Les villes de province n’étaient pas mieux loties. À la fin du XIXe siècle, les eaux ménagères courent toujours dans les rues de Rouen ou de Bordeaux. À Toulon, le tonneau roulant qui recueille les excréments à heure dite est un progrès. Le surpeuplement, défini par plus de deux personnes par pièce, y compris la cuisine, règne quand l’industrialisation a engendré une croissance rapide de la population. Il épargne des villes comme Bordeaux ou Nice, mais il frappe 14 % des habitants à Paris, le quart de la population à Lille, le tiers à Limoges, Saint-Étienne ou Dunkerque et presque la moitié à Brest (47,3 %). Par rapport aux quartiers sordides où s’entassent les pauvres, comme les courées de la rue des Hautes-Hayes à Roubaix, les cités des compagnies minières ou métallurgiques sont des havres de confort, même quand les maisons n’y ont que deux pièces.
La prise de conscience de cette situation conduit les réformateurs sociaux, des républicains modérés, à créer des logements à bas coût : diverses lois de 1894, 1906 et 1908 créent des sociétés pour construire des « habitations bon marché ». Mais l’investissement n’étant pas rentable, ces sociétés trouvent difficilement des capitaux. D’où la mise à contribution des départements et des communes, avec le soutien de l’État : ce sont les offices publics d’HBM (1913). Avant 1914, leurs résultats sont insignifiants. Entre les deux guerres, ils sont limités car le blocage des loyers anciens rend les logements HBM neufs peu compétitifs, sauf pour les familles nombreuses, les grands logements étant rares en dehors du parc social.
Même si ces logements sont misérables, les gens du peuple avaient envie d’un chez soi. Les innombrables cafés de l’époque – 480 000 pour 40 millions d’habitants – ne remplacent pas le chez soi. On les fréquente beaucoup, notamment pour manger chaud, car dans un logement sur cinq, on ne peut pas faire de feu. Certains ne peuvent même pas faire cuire des œufs sur un réchaud. Mais il y a dans le peuple un effort farouche pour « se mettre dans ses meubles ». Sans meubles, impossible en effet de louer un logement : les loyers se règlent par trimestre, à terme échu, et le propriétaire prend pour garantie les meubles qu’il vendra en cas d’impayé. Le jeune qui débute ou le paysan qui vient du village va habiter chez un parent ou un « pays ». À défaut, il loue un « garni » à la journée ou à la semaine, qu’il paye d’avance. Il n’est pas chez lui : quand il sort, il doit donner la clé au concierge.

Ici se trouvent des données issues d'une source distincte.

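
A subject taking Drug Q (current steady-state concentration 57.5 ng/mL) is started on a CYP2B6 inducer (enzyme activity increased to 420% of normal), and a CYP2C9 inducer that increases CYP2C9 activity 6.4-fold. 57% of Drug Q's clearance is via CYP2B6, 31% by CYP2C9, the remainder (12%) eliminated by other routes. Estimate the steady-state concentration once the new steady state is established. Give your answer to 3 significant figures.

The CYP2B6 pathway (57% of clearance) is boosted to 4.2× activity: 0.57 × 4.2 = 2.394.
The CYP2C9 pathway (31% of clearance) rises to 6.4× activity: 0.31 × 6.4 = 1.984.
Non-CYP routes (12%) are unchanged.
Relative clearance = 2.394 + 1.984 + 0.12 = 4.498.
New steady-state concentration = 57.5 / 4.498 = 12.8 ng/mL (concentration scales inversely with clearance).

12.8 ng/mL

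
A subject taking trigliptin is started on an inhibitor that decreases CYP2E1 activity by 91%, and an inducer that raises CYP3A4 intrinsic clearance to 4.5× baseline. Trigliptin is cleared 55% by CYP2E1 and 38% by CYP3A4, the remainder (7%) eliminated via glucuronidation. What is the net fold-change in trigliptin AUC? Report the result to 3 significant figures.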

Dès qu’il le peut, il cherche à s’installer et il achète des meubles d’occasion ou se rend chez Dufayel, les futures Galeries Barbès. Dufayel fait crédit et chaque semaine ses employés vont encaisser les quelques francs qui, au bout de plusieurs mois, le rembourseront. Même en bois blanc, ces modestes meubles résument une dignité populaire. Et quand on ne peut payer son loyer, on « sauve les meubles » : on déménage, aidé par quelques amis, de nuit, avec le lit, le matelas, la table sur une charrette, sans faire de bruit, « à la cloche de bois », pour ne pas alerter le concierge qui veille aux intérêts du propriétaire.
Les choses changent après la guerre de 1939-1945 et la reconstruction. De nouvelles procédures (zone à urbaniser par priorité, dite « Zup », zone d’aménagement concerté ou « Zac », etc.) dégagent des terrains à bâtir, l’industrialisation abaisse les coûts, on invente un financement, le 1 % logement, qui permet aux entreprises de loger les ouvriers qu’elles attirent. C’est un succès : au début des années 1960, on construit 500 000 logements par an. Puis l’on passe de l’aide à la pierre à l’aide à la personne. Le constat reste pourtant le même : le chez soi des pauvres est structurellement misérable ou assisté. Mais il se dédouble.
« Le chez soi des pauvres est structurellement misérable ou assisté. »
À côté du chez soi de la famille se développe celui de l’individu dans la famille. Il y a un siècle, la promiscuité était inévitable. Quand le mineur rentrait chez lui, sa femme avait fait chauffer de grandes bassines d’eau et il se lavait dans un baquet, au milieu de la cuisine. Faute de tout à l’égout et de W.-C., on utilisait un seau dit « hygiénique » que son couvercle n’empêchait pas d’embaumer. Adultes et enfants couchaient souvent dans la même pièce, parfois, à la campagne comme en ville, dans le même lit, ainsi l’écrivain breton Pierre-Jakez Hélias (notamment connu pour son livre Le cheval d’orgueil, Plon, 1975) dans celui de son grand-père. Aussi les soldats étaient-ils éblouis par la chambrée de la caserne : chacun son lit ! Paradoxalement, vivre sous le regard constant de l’autre entretenait une grande pudeur. Un employé de la ville de Paris trouve ainsi sur les marches d’un escalier des enfants « attendant qu’une chose importante se passant à l’intérieur se termine2 ».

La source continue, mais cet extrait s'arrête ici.